WASHINGTON (Reuters) - Three of the four largest U.S. wireless carriers and satellite provider Dish Network Corp plan to bid in the Federal Communications Commission’s November auction of airwaves, according to initial applications released on Wednesday.
As expected, the largest U.S. wireless carrier Verizon Communications Inc, No. 2 AT&T Inc, No. 4 T-Mobile US Inc and Dish appeared to be the largest companies to indicate an interest in bidding in the upcoming auction of frequencies known as AWS-3.
Applications from Northstar Wireless LLC and SNR Wireless LicenseCo LLC reported they had entered bidding agreements with Dish, which had indirect ownership interest in both companies.
Northstar’s disclosures showed direct and indirect ownership interest by Alaska Native corporation Doyon Ltd and indirect ownership interest by financial firm Catalyst Investors. Asset manager BlackRock Inc had membership shares in SNR, according to the documents.
T-Mobile and AT&T did not appear to plan joint bids with other companies, and T-Mobile’s Kathleen Ham, vice president of federal regulatory affairs, said the carrier had no such agreements with any company.
A Verizon spokesman did not respond to inquiries about potential joint bidding and Dish representatives declined comment beyond confirming the submission of its application, citing FCC’s anti-collusion rules.
A total of 80 entities submitted initial applications. Interested parties, which may or may not actually bid for wireless licenses in the auction, included smaller U.S. companies such as Bluegrass Wireless LLC, Guam-based wireless company Docomo Pacific Inc and individual spectrum investors.
Scheduled to begin on Nov. 13, the auction is expected to raise at least $10 billion and will include airwaves previously occupied by multiple federal users, including the Department of Homeland Security.
Dish applied to bid in the auction as American AWS-3 Wireless I LLC and disclosed joint bidding arrangements with SNR and Northstar, which in turn had to disclose ownership and other information.
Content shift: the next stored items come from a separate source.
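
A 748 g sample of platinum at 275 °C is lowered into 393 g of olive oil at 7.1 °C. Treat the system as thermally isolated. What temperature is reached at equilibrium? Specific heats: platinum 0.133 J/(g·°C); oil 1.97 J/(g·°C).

Let T be the final temperature. ΣQ_i = 0:
748*0.133*(T − 275) + 393*1.97*(T − 7.1) = 0
99.48(T − 275) + 774.21(T − 7.1) = 0
(99.48 + 774.21) T = 99.48*275 + 774.21*7.1
T = 32855 / 873.69 = 37.6 °C

T_f ≈ 37.6 °C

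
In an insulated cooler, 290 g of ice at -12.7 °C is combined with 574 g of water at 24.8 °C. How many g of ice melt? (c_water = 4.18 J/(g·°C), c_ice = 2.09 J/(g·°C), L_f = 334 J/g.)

m_melted ≈ 155 g

Heat available from the water dropping to 0 °C: 574×4.18×24.8 = 59503 J.
Warming the ice to 0 °C takes 290×2.09×12.7 = 7697.5 J, leaving 51806 J for melting.
Fully melting the ice requires m_ice L_f = 290×334 = 96860 J.
That's not enough to melt it all — equilibrium is at 0 °C with ice remaining.
m_melt = 51806 / L_f = 155.1 g.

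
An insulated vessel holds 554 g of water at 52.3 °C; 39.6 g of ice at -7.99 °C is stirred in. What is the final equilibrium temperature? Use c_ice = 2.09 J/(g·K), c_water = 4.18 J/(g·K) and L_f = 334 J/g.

Net heat exchanged in the isolated system is zero:
ice -7.99→0 °C: 39.6×2.09×7.99 = 661.28; fusion: m_ice L_f = 39.6×334 = 13226; warm the meltwater: 165.53 T; water cools: 554×4.18×(T − 52.3) = 2315.7(T − 52.3)
2481.2 T = 121112 − 13888 = 107224
T ≈ 43.21 °C (positive, so assuming full melt was valid).

T_f ≈ 43.2 °C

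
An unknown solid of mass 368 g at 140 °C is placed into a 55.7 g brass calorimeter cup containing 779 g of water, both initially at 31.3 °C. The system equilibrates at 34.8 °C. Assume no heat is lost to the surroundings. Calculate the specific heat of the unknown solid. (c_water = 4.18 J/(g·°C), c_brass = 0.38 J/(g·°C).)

c ≈ 0.296 J/(g·°C)

Energy conservation, ΣQ = 0:
368·c·(34.8 − 140) + 779·4.18·(34.8 − 31.3) + 55.7·0.38·(34.8 − 31.3) = 0
-38714 c = -11471
c = -11471/-38714 ≈ 0.2963 J/(g·°C)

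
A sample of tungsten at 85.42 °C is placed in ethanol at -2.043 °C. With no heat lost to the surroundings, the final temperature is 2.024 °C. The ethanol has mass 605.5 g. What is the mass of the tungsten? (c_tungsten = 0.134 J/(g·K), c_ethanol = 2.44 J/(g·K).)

m ≈ 538 g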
SNR listed former FCC Wireless Bureau Chief John Muleta, now CEO of consulting firm Atelum LLC, as a contact. Muleta, reached late on Wednesday, declined comment, citing FCC’s restrictions.
Northstar’s disclosures listed Allen Todd, assistant secretary at Doyon, a Fairbanks-based Alaska Native Regional Corporation with numerous affiliates in various fields including oil and gas land drilling. Todd could not be reached for comment on Wednesday.
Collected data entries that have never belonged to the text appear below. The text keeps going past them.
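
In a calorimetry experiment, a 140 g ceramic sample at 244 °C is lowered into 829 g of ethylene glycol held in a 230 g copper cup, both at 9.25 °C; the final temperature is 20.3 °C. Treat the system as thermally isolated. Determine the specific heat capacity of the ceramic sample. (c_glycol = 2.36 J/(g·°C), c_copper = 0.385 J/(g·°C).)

Taking heat into each body as positive, Σ m c ΔT = 0:
140·c·(20.3 − 244) + 829·2.36·(20.3 − 9.25) + 230·0.385·(20.3 − 9.25) = 0
-31318 c = -22597
c = -22597/-31318 ≈ 0.7215 J/(g·°C)

c ≈ 0.722 J/(g·°C)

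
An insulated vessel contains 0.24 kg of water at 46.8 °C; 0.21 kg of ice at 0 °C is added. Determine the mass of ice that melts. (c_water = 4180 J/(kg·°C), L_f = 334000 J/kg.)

m_melted ≈ 0.141 kg

Cooling the water to 0 °C releases 0.24×4180×46.8 = 46950 J.
To melt every bit of ice: 0.21×334000 = 70140 J.
That's not enough to melt it all — equilibrium is at 0 °C with ice remaining.
m_melt = 46950 / L_f = 0.1406 kg.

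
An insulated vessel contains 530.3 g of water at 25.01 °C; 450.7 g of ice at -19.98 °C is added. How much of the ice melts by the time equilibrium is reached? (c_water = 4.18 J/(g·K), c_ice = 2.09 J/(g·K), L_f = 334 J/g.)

Cooling the water to 0 °C releases 530.3·4.18·25.01 = 55439 J.
Warming the ice to 0 °C takes 450.7·2.09·19.98 = 18820 J, leaving 36618 J for melting.
Fully melting the ice requires m_ice L_f = 450.7·334 = 150534 J.
That's not enough to melt it all — equilibrium is at 0 °C with ice remaining.
Mass melted = 36618/334 ≈ 109.6 g.

m_melted ≈ 110 g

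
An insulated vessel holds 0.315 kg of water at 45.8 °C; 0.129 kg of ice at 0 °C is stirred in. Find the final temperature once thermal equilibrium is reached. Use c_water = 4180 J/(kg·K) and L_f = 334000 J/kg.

T_f ≈ 9.3 °C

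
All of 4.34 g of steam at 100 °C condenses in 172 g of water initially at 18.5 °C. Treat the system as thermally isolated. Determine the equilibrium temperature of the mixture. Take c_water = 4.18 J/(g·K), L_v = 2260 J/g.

Conservation of energy gives ΣQ = 0:
latent heat released on condensation: 4.34×2260 = 9808.4; condensate cools 100→T: 4.34×4.18×(T − 100) = 18.14(T − 100); original water: 718.96(T − 18.5)
737.1 T = 9808.4 + 1814.1 + 13301 = 24923
T ≈ 33.81 °C — below 100 °C, confirming all the steam condensed.

T_f ≈ 33.8 °C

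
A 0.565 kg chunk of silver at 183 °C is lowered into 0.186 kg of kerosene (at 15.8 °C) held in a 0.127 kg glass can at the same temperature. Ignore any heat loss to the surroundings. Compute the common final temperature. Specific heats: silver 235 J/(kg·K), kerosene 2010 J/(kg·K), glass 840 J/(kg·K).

Net heat exchanged in the isolated system is zero:
0.565×235×(T − 183) + 0.186×2010×(T − 15.8) + 0.127×840×(T − 15.8) = 0
132.77(T − 183) + 373.86(T − 15.8) + 106.68(T − 15.8) = 0
(132.77 + 373.86 + 106.68) T = 132.77×183 + 373.86×15.8 + 106.68×15.8
T = 31890/613.32 ≈ 52.00 °C

T_f ≈ 52.0 °C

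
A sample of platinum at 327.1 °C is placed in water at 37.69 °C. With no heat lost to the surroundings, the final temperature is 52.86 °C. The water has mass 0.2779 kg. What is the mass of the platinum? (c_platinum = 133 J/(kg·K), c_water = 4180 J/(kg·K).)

m ≈ 0.483 kg

|Q_platinum| = |Q_water|:
m×133×(327.1 − 52.86) = 0.2779×4180×(52.86 − 37.69)
36474 m = 17622  ⇒  m ≈ 0.4831 kg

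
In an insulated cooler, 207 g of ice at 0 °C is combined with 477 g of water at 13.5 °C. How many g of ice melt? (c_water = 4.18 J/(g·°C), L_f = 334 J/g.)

m_melted ≈ 80.6 g

Cooling the water to 0 °C releases 477×4.18×13.5 = 26917 J.
Fully melting the ice requires m_ice L_f = 207×334 = 69138 J.
That's not enough to melt it all — equilibrium is at 0 °C with ice remaining.
Mass melted = 26917/334 ≈ 80.59 g.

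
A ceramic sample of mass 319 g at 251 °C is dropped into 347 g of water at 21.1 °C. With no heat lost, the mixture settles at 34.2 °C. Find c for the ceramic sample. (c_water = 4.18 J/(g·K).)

Setting the total heat transfer to zero:
319×c×(34.2 − 251) + 347×4.18×(34.2 − 21.1) = 0
-69159 c = -19001
c = -19001/-69159 ≈ 0.2747 J/(g·K)

c ≈ 0.275 J/(g·K)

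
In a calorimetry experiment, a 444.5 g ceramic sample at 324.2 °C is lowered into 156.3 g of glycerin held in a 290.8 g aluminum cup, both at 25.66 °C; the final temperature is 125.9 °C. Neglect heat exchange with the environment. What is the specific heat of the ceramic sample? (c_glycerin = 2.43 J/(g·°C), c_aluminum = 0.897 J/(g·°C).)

c ≈ 0.729 J/(g·°C)

Heat gained plus heat lost sum to zero:
444.5×c×(125.9 − 324.2) + 156.3×2.43×(125.9 − 25.66) + 290.8×0.897×(125.9 − 25.66) = 0
-88144 c = -64219
c = -64219/-88144 ≈ 0.7286 J/(g·°C)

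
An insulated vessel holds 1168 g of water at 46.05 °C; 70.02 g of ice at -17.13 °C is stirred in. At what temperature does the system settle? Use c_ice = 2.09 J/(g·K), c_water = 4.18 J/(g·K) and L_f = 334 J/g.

Taking heat into each body as positive, Σ m c ΔT = 0:
ice -17.13→0 °C: 70.02·2.09·17.13 = 2506.8
  fusion: m_ice L_f = 70.02·334 = 23387
  meltwater 0→T: 70.02·4.18·T = 292.68 T
  water cools: 1168·4.18·(T − 46.05) = 4882.2(T − 46.05)
5174.9 T = 224827 − 25894 = 198934
T ≈ 38.44 °C (positive, so assuming full melt was valid).

T_f ≈ 38.4 °C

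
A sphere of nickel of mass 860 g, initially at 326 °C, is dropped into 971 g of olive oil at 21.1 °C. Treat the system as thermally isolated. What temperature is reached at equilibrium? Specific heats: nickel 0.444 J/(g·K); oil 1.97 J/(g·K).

With ΣQ=0 the equilibrium temperature is the m·c-weighted mean:
T_f = (381.84*326 + 1912.9*21.1) / (381.84 + 1912.9)
    = 164841 / 2294.7 ≈ 71.84 °C

T_f ≈ 71.8 °C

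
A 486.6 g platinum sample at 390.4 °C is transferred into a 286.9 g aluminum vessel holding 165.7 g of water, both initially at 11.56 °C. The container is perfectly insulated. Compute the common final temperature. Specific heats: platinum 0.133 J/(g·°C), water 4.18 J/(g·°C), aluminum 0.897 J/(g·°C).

Heat gained plus heat lost sum to zero:
486.6*0.133*(T − 390.4) + 165.7*4.18*(T − 11.56) + 286.9*0.897*(T − 11.56) = 0
(64.72 + 692.63 + 257.35) T = 64.72*390.4 + 692.63*11.56 + 257.35*11.56
T = 36248/1014.7 ≈ 35.72 °C

T_f ≈ 35.7 °C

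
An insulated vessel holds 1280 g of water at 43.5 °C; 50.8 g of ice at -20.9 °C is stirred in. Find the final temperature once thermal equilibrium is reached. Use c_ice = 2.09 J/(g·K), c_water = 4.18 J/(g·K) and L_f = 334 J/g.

Conservation of energy gives ΣQ = 0:
ice -20.9→0 °C: 50.8·2.09·20.9 = 2219
  fusion: m_ice L_f = 50.8·334 = 16967
  meltwater 0→T: 50.8·4.18·T = 212.34 T
  water cools: 1280·4.18·(T − 43.5) = 5350.4(T − 43.5)
5562.7 T = 232742 − 19186 = 213556
T ≈ 38.39 °C (positive, so assuming full melt was valid).

T_f ≈ 38.4 °C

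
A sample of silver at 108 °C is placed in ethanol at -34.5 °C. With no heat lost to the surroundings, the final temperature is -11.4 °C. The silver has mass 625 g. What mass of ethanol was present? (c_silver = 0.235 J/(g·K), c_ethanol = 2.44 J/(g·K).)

m ≈ 311 g

Net heat exchanged in the isolated system is zero:
625·0.235·(-11.4 − 108) + m·2.44·(-11.4 − (-34.5)) = 0
56.36 m = 17537
m = 17537/56.36 ≈ 311.1 g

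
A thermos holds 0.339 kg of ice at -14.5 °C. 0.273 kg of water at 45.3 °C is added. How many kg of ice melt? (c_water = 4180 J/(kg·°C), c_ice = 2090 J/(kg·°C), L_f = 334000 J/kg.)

m_melted ≈ 0.124 kg

Water can give up m c ΔT = 0.273·4180·45.3 = 51694 J before reaching 0 °C.
Of that, 0.339·2090·14.5 = 10273 J goes to bring the ice to 0 °C, leaving 41420 J.
To melt every bit of ice: 0.339·334000 = 113226 J.
That's not enough to melt it all — equilibrium is at 0 °C with ice remaining.
Mass melted = 41420/334000 ≈ 0.124 kg.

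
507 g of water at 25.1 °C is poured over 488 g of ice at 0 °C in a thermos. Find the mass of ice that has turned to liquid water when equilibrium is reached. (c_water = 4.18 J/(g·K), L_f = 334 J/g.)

Cooling the water to 0 °C releases 507·4.18·25.1 = 53193 J.
To melt every bit of ice: 488·334 = 162992 J.
That's not enough to melt it all — equilibrium is at 0 °C with ice remaining.
m_melted·334 = 53193  ⇒  m_melted ≈ 159.3 g.

m_melted ≈ 159 g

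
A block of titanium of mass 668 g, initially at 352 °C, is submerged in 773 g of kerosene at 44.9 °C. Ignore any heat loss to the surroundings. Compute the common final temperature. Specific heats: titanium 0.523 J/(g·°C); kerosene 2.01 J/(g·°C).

With ΣQ=0 the equilibrium temperature is the m·c-weighted mean:
T_f = (349.36×352 + 1553.7×44.9) / (349.36 + 1553.7)
    = 192739 / 1903.1 ≈ 101.28 °C

T_f ≈ 101.3 °C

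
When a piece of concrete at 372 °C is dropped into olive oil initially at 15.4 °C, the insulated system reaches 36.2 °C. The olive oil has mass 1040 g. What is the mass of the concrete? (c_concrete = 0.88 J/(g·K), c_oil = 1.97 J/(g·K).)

Conservation of energy gives ΣQ = 0:
m·0.88·(36.2 − 372) + 1040·1.97·(36.2 − 15.4) = 0
-295.5 m = -42615
m = -42615/-295.5 ≈ 144.2 g

m ≈ 144 g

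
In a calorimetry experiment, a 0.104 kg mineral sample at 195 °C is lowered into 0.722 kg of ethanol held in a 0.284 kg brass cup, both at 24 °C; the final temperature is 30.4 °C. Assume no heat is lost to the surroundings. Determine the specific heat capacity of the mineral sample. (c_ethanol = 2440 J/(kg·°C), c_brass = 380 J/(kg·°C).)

c ≈ 699 J/(kg·°C)

Setting the total heat transfer to zero:
0.104·c·(30.4 − 195) + 0.722·2440·(30.4 − 24) + 0.284·380·(30.4 − 24) = 0
-17.12 c = -11965
c = -11965/-17.12 ≈ 699 J/(kg·°C)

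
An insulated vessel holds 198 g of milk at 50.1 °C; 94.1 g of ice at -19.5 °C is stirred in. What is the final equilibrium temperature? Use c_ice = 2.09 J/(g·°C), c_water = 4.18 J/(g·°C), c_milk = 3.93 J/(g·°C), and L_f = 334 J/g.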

SNR’s and Northstar’s, as well as AT&T’s, initial application appeared to be incomplete, which can be caused by small bureaucratic omissions. Of the 80 applications, 47 were deemed incomplete and have to be properly finished by Oct. 15 to allow the companies to participate.
All initial applications have to put down an upfront payment by Oct. 15 to confirm participation.
Sprint, the No. 3 mobile carrier, said last month it would sit out the AWS-3 auction to save firepower for the potential purchases of spectrum in a major sale of low-frequency airwaves scheduled for next year.